Oracle has bought RightNow Technologies, a provider of customer service software via the cloud, as the company seeks to take share from companies like Salesforce, SAP and SAS
Written by Jack Clark, Contributor

Oracle plans to buy customer relationship management SaaS company RightNow Technologies, as it moves to broaden its suite of software-as-a-service products.

The $1.5bn (£939m) acquisition is due to close by the end of 2011 or the beginning of 2012, Oracle said on Monday, subject to regulatory and RightNow stockholder approval.

"Oracle is moving aggressively to offer customers a full range of cloud solutions, including sales force automation, human resources, talent management, social networking, databases and Java as part of the Oracle Public Cloud," Thomas Kurian, an executive vice president for Oracle Development, said in a statement. "RightNow's leading customer service cloud is a very important addition."

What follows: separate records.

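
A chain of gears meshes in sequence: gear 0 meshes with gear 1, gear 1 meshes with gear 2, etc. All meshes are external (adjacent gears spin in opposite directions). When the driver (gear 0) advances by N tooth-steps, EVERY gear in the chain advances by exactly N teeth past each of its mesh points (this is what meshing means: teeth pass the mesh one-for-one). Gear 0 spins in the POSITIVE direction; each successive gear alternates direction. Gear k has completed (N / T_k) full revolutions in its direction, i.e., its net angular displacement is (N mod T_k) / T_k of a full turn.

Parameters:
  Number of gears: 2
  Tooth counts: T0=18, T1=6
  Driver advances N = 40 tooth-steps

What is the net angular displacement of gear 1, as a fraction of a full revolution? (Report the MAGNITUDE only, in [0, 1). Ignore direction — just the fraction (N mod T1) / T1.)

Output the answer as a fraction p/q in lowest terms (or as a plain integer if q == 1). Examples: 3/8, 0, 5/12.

Chain of 2 gears, tooth counts: [18, 6]
  gear 0: T0=18, direction=positive, advance = 40 mod 18 = 4 teeth = 4/18 turn
  gear 1: T1=6, direction=negative, advance = 40 mod 6 = 4 teeth = 4/6 turn
Gear 1: 40 mod 6 = 4
Fraction = 4 / 6 = 2/3 (gcd(4,6)=2) = 2/3

Answer: 2/3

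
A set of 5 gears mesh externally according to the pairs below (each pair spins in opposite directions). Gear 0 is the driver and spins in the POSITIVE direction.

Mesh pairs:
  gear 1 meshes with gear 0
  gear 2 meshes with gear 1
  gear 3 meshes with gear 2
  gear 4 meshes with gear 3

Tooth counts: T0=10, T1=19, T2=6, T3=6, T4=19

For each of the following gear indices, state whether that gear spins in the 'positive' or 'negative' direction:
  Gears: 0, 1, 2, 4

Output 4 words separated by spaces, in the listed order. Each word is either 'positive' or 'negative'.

Gear 0 (driver): positive (depth 0)
  gear 1: meshes with gear 0 -> depth 1 -> negative (opposite of gear 0)
  gear 2: meshes with gear 1 -> depth 2 -> positive (opposite of gear 1)
  gear 3: meshes with gear 2 -> depth 3 -> negative (opposite of gear 2)
  gear 4: meshes with gear 3 -> depth 4 -> positive (opposite of gear 3)
Queried indices 0, 1, 2, 4 -> positive, negative, positive, positive

Answer: positive negative positive positive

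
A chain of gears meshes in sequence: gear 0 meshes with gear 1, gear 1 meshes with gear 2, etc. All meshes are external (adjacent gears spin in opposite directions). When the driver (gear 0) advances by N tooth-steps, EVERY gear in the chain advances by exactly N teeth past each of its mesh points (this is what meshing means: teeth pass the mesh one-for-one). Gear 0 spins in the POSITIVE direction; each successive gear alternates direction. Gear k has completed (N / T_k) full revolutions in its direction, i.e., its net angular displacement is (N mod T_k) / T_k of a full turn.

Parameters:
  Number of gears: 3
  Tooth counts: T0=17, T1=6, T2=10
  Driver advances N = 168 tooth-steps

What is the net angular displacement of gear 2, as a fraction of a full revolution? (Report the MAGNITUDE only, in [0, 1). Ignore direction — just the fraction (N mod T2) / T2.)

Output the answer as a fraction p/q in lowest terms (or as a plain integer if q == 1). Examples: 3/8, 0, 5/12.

Answer: 4/5

Derivation:
Chain of 3 gears, tooth counts: [17, 6, 10]
  gear 0: T0=17, direction=positive, advance = 168 mod 17 = 15 teeth = 15/17 turn
  gear 1: T1=6, direction=negative, advance = 168 mod 6 = 0 teeth = 0/6 turn
  gear 2: T2=10, direction=positive, advance = 168 mod 10 = 8 teeth = 8/10 turn
Gear 2: 168 mod 10 = 8
Fraction = 8 / 10 = 4/5 (gcd(8,10)=2) = 4/5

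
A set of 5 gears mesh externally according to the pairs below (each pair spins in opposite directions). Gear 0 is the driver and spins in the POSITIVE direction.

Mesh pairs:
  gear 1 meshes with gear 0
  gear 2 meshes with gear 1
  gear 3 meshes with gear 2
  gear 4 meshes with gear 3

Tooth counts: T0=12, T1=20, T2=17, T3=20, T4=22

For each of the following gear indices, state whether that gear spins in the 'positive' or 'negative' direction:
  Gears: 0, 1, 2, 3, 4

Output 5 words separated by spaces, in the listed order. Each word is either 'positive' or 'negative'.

Gear 0 (driver): positive (depth 0)
  gear 1: meshes with gear 0 -> depth 1 -> negative (opposite of gear 0)
  gear 2: meshes with gear 1 -> depth 2 -> positive (opposite of gear 1)
  gear 3: meshes with gear 2 -> depth 3 -> negative (opposite of gear 2)
  gear 4: meshes with gear 3 -> depth 4 -> positive (opposite of gear 3)
Queried indices 0, 1, 2, 3, 4 -> positive, negative, positive, negative, positive

Answer: positive negative positive negative positive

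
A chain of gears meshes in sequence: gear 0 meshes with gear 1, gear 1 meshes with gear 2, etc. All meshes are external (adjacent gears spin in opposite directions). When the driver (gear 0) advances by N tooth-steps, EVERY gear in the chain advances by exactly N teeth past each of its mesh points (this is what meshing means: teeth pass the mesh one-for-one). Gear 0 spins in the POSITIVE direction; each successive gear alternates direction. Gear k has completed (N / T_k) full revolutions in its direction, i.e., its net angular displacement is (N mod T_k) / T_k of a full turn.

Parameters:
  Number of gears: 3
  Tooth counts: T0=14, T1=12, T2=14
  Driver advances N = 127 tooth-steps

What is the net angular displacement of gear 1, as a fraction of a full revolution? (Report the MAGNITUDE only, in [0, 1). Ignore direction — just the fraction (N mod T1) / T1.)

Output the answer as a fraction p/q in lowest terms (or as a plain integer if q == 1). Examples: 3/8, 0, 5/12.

Answer: 7/12

Derivation:
Chain of 3 gears, tooth counts: [14, 12, 14]
  gear 0: T0=14, direction=positive, advance = 127 mod 14 = 1 teeth = 1/14 turn
  gear 1: T1=12, direction=negative, advance = 127 mod 12 = 7 teeth = 7/12 turn
  gear 2: T2=14, direction=positive, advance = 127 mod 14 = 1 teeth = 1/14 turn
Gear 1: 127 mod 12 = 7
Fraction = 7 / 12 = 7/12 (gcd(7,12)=1) = 7/12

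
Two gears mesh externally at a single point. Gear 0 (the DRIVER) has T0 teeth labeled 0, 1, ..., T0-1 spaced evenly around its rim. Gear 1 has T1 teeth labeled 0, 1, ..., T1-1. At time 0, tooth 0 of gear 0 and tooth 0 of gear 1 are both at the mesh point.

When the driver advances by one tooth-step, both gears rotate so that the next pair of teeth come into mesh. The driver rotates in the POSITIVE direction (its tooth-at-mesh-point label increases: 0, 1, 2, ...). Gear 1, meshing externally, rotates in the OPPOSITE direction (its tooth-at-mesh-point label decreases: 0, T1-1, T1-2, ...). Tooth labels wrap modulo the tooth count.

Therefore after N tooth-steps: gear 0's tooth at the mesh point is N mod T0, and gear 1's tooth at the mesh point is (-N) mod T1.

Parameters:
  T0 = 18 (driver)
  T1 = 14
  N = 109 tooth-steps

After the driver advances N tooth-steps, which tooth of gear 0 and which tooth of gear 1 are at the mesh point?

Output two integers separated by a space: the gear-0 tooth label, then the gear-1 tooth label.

Answer: 1 3

Derivation:
Gear 0 (driver, T0=18): tooth at mesh = N mod T0
  109 = 6 * 18 + 1, so 109 mod 18 = 1
  gear 0 tooth = 1
Gear 1 (driven, T1=14): tooth at mesh = (-N) mod T1
  109 = 7 * 14 + 11, so 109 mod 14 = 11
  (-109) mod 14 = (-11) mod 14 = 14 - 11 = 3
Mesh after 109 steps: gear-0 tooth 1 meets gear-1 tooth 3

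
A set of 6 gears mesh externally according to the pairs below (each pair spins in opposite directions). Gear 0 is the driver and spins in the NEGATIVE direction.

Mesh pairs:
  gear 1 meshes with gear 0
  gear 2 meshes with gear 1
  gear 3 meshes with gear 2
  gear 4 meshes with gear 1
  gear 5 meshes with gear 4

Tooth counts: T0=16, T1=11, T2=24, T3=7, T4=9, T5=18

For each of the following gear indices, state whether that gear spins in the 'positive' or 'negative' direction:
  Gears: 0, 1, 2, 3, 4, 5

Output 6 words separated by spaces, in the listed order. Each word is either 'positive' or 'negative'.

Answer: negative positive negative positive negative positive

Derivation:
Gear 0 (driver): negative (depth 0)
  gear 1: meshes with gear 0 -> depth 1 -> positive (opposite of gear 0)
  gear 2: meshes with gear 1 -> depth 2 -> negative (opposite of gear 1)
  gear 3: meshes with gear 2 -> depth 3 -> positive (opposite of gear 2)
  gear 4: meshes with gear 1 -> depth 2 -> negative (opposite of gear 1)
  gear 5: meshes with gear 4 -> depth 3 -> positive (opposite of gear 4)
Queried indices 0, 1, 2, 3, 4, 5 -> negative, positive, negative, positive, negative, positive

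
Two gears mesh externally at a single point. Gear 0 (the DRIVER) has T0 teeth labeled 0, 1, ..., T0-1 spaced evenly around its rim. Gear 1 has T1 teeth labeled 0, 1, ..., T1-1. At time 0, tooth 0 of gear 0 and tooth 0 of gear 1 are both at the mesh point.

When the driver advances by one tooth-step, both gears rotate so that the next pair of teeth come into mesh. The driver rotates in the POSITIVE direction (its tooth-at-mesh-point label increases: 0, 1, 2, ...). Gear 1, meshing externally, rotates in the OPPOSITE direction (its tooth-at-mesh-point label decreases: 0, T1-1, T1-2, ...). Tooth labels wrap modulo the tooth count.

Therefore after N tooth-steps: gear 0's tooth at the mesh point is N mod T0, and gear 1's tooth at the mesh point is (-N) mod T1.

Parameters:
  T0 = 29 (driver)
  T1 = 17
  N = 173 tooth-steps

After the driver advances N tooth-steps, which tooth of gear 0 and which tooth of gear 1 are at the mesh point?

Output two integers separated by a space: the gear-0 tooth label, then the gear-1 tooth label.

Answer: 28 14

Derivation:
Gear 0 (driver, T0=29): tooth at mesh = N mod T0
  173 = 5 * 29 + 28, so 173 mod 29 = 28
  gear 0 tooth = 28
Gear 1 (driven, T1=17): tooth at mesh = (-N) mod T1
  173 = 10 * 17 + 3, so 173 mod 17 = 3
  (-173) mod 17 = (-3) mod 17 = 17 - 3 = 14
Mesh after 173 steps: gear-0 tooth 28 meets gear-1 tooth 14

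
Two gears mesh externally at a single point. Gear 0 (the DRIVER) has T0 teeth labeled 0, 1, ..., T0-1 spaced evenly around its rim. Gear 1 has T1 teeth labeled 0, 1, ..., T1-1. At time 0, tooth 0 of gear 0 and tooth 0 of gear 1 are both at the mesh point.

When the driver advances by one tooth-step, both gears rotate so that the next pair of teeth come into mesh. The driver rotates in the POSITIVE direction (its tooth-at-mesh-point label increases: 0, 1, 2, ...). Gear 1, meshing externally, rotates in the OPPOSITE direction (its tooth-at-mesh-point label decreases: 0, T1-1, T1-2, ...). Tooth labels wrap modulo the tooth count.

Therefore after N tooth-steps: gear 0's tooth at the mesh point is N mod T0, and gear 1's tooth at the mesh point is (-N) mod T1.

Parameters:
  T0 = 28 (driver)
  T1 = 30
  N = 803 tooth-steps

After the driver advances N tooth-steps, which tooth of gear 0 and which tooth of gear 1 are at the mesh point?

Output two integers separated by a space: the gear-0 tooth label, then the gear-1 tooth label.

Gear 0 (driver, T0=28): tooth at mesh = N mod T0
  803 = 28 * 28 + 19, so 803 mod 28 = 19
  gear 0 tooth = 19
Gear 1 (driven, T1=30): tooth at mesh = (-N) mod T1
  803 = 26 * 30 + 23, so 803 mod 30 = 23
  (-803) mod 30 = (-23) mod 30 = 30 - 23 = 7
Mesh after 803 steps: gear-0 tooth 19 meets gear-1 tooth 7

Answer: 19 7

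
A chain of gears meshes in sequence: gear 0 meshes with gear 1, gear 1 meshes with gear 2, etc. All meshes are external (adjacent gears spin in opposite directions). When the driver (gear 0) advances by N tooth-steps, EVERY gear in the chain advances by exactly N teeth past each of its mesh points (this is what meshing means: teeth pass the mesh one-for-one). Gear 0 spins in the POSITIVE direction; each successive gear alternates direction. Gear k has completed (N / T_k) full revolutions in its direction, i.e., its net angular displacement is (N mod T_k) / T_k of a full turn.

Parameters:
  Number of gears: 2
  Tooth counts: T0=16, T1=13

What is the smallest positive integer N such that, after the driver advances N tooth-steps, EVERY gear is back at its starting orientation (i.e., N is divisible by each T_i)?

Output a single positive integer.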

Bozeman, Montana-based RightNow has offices across the world. Its main software, RightNow CX, helps companies plan and manage their interactions with people across the web, social networks and contact centres, and is broadly similar in functionality to Salesforce's Radian 6 technology. The company estimates RightNow CX is used by almost 2,000 companies worldwide.

Oracle launched the Oracle Public Cloud in October, offering full integration with its suite of Fusion applications. It hopes to expand its technologies beyond databases and dependent applications and into the burgeoning fields of big data and data analytics.

RightNow sells products with similar functions and technology to that sold by companies such as SAP, SAS and Salesforce.com. Salesforce's chief executive, Marc Benioff, has had a simmering public spat with Oracle's chief executive Larry Ellison, which culminated in Oracle banishing Benioff from the Oracle OpenWorld conference.